Apr 30, 2007 10:10 GMT  ·  By

It's called OPRA (Optical Probe for Regolith Analysis) and it will literally dig its way through Martian soil to analyze the layers below the surface in their home.

Researchers at the Arkansas Center for Space and Planetary Sciences in partnership with Space Photonics Inc. received a $403,000 grant from NASA, through its Planetary Instrumentation Development branch, to create an optical probe that will be used to determine the composition and amount of ice beneath the surface of a planetary body on the spot, by poking the lower layers of the soil.

"When we look out at these places, we only see the surface, and we wish we could see what lies beneath," said said Rick Ulrich, professor of chemical engineering and principal investigator for the project. "Those layers contain the timeline of the solar system's history."

This new tool will help researchers answer questions that have been around ever since planetary bodies were discovered. And it will do it operating at the base of a rover, driving a spike into the soil. The spike, which may be anywhere from one to four feet long, will contain several dozen quartz windows along its length with fiber optic cables connected to an infrared spectrometer back in the rover, which will provide spectral analysis as a function of depth. Because all the electronics will be isolated in the rover, there will be no heat source to alter the possibly frigid interior of the planetary body.
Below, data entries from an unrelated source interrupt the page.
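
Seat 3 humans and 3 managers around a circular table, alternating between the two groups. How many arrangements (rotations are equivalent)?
Fix one of the humans: (3-1)! ways for the remaining humans, × 3! ways for the managers = 2 × 6 = 12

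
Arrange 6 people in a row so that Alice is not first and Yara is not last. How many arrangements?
By inclusion-exclusion: 6! - 2×(6-1)! + (6-2)! = 720 - 240 + 24 = 504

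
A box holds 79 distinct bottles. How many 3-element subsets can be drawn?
C(79,3) = 79!/(3!×76!) = 79079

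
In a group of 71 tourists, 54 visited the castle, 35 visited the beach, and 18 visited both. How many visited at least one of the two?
|A∪B| = |A| + |B| - |A∩B| = 54 + 35 - 18 = 71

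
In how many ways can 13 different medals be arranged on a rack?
13! = 6227020800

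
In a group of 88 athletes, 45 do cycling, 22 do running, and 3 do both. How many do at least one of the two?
|A∪B| = |A| + |B| - |A∩B| = 45 + 22 - 3 = 64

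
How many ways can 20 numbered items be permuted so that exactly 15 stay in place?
Choose the 15 fixed points C(20,15) = 15504, derange the rest: !5 = Σ_{j=0}^{5} (-1)^j·5!/j! = 120 - 120 + 60 - 20 + 5 - 1 = 44. Product = 15504 × 44 = 682176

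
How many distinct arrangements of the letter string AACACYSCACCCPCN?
15! / (7! × 1! × 1! × 1! × 1! × 4!) = 10810800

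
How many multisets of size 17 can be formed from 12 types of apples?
C(17+12-1, 12-1) = C(28, 11) = 21474180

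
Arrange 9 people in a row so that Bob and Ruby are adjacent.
Treat as block: (9-1)! × 2! = 40320 × 2 = 80640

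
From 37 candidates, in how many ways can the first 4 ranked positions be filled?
P(37,4) = 37!/(37-4)! = 1585080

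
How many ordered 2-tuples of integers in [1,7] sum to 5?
Coefficient of x^5 in (x + x² + ... + x^7)^2. By inclusion-exclusion on dice exceeding 7: Σ_j (-1)^j C(2,j)·C(5-1-7j, 1) = C(2,0)·C(4,1) = 1·4 = 4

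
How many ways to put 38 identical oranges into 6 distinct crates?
C(38+6-1, 6-1) = C(43, 5) = 962598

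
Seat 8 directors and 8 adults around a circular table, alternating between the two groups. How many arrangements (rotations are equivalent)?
Fix one of the directors: (8-1)! ways for the remaining directors, × 8! ways for the adults = 5040 × 40320 = 203212800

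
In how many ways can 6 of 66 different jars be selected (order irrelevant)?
C(66,6) = 66!/(6!×60!) = 90858768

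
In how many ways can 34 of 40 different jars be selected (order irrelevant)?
C(40,34) = 40!/(34!×6!) = 3838380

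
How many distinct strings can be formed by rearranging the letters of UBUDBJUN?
8! / (1! × 2! × 3! × 1! × 1!) = 3360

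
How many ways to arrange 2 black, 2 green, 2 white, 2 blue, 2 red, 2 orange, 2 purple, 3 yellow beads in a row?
17! / (2! × 2! × 2! × 2! × 2! × 2! × 2! × 3!) = 463134672000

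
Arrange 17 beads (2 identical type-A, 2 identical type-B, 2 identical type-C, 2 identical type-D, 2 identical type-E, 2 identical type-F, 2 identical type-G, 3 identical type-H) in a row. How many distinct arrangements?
17! / (2! × 2! × 2! × 2! × 2! × 2! × 2! × 3!) = 463134672000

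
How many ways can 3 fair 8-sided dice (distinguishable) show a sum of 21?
Coefficient of x^21 in (x + x² + ... + x^8)^3. By inclusion-exclusion on dice exceeding 8: Σ_j (-1)^j C(3,j)·C(21-1-8j, 2) = C(3,0)·C(20,2) - C(3,1)·C(12,2) + C(3,2)·C(4,2) = 1·190 - 3·66 + 3·6 = 10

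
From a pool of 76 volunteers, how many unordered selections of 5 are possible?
C(76,5) = 76!/(5!×71!) = 18474840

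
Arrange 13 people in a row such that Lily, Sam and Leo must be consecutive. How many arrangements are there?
Treat the 3 as one block: (13-3+1)! × 3! = 39916800 × 6 = 239500800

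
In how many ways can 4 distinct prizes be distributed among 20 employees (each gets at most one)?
P(20,4) = 20!/(20-4)! = 116280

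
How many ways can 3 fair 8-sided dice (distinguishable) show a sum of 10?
Coefficient of x^10 in (x + x² + ... + x^8)^3. By inclusion-exclusion on dice exceeding 8: Σ_j (-1)^j C(3,j)·C(10-1-8j, 2) = C(3,0)·C(9,2) = 1·36 = 36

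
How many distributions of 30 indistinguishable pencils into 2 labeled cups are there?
C(30+2-1, 2-1) = C(31, 1) = 31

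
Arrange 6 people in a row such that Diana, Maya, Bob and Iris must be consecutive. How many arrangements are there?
Treat the 4 as one block: (6-4+1)! × 4! = 6 × 24 = 144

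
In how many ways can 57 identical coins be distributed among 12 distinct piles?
C(57+12-1, 12-1) = C(68, 11) = 1533058025824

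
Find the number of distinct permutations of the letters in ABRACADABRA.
11! / (5! × 2! × 2! × 1! × 1!) = 83160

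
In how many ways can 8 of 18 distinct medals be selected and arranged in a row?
P(18,8) = 18!/(18-8)! = 1764322560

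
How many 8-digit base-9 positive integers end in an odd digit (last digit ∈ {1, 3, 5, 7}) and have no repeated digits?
Last∈{1,3,5,7}. Last=0: 0. Last nonzero: 4×7×P(7,6) = 141120. Total = 141120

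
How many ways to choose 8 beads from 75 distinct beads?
C(75,8) = 75!/(8!×67!) = 16871053725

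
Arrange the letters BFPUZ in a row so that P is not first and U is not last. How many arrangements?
By inclusion-exclusion: 5! - 2×(5-1)! + (5-2)! = 120 - 48 + 6 = 78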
It will rely mostly on its infrared sensors to provide it with the information on the kind of rock, its chemical composition, the amount of water in the rock and the arrangement of the molecules. By analyzing the compositions of different layers, the researchers can peel back time and look at the geologic history of the planetary body.

"OPRA will analyze these layers without disturbing them," Ulrich said. "We'll get composition versus depth at every layer."

If the new probe lives up to the expectations during the experiments with simulated Mars soil, it will wait for NASA to consider for a mission, and it could be in space in 4 to 6 years. "We envision that this will work on Mars, the Moon, comets and asteroids," Ulrich said.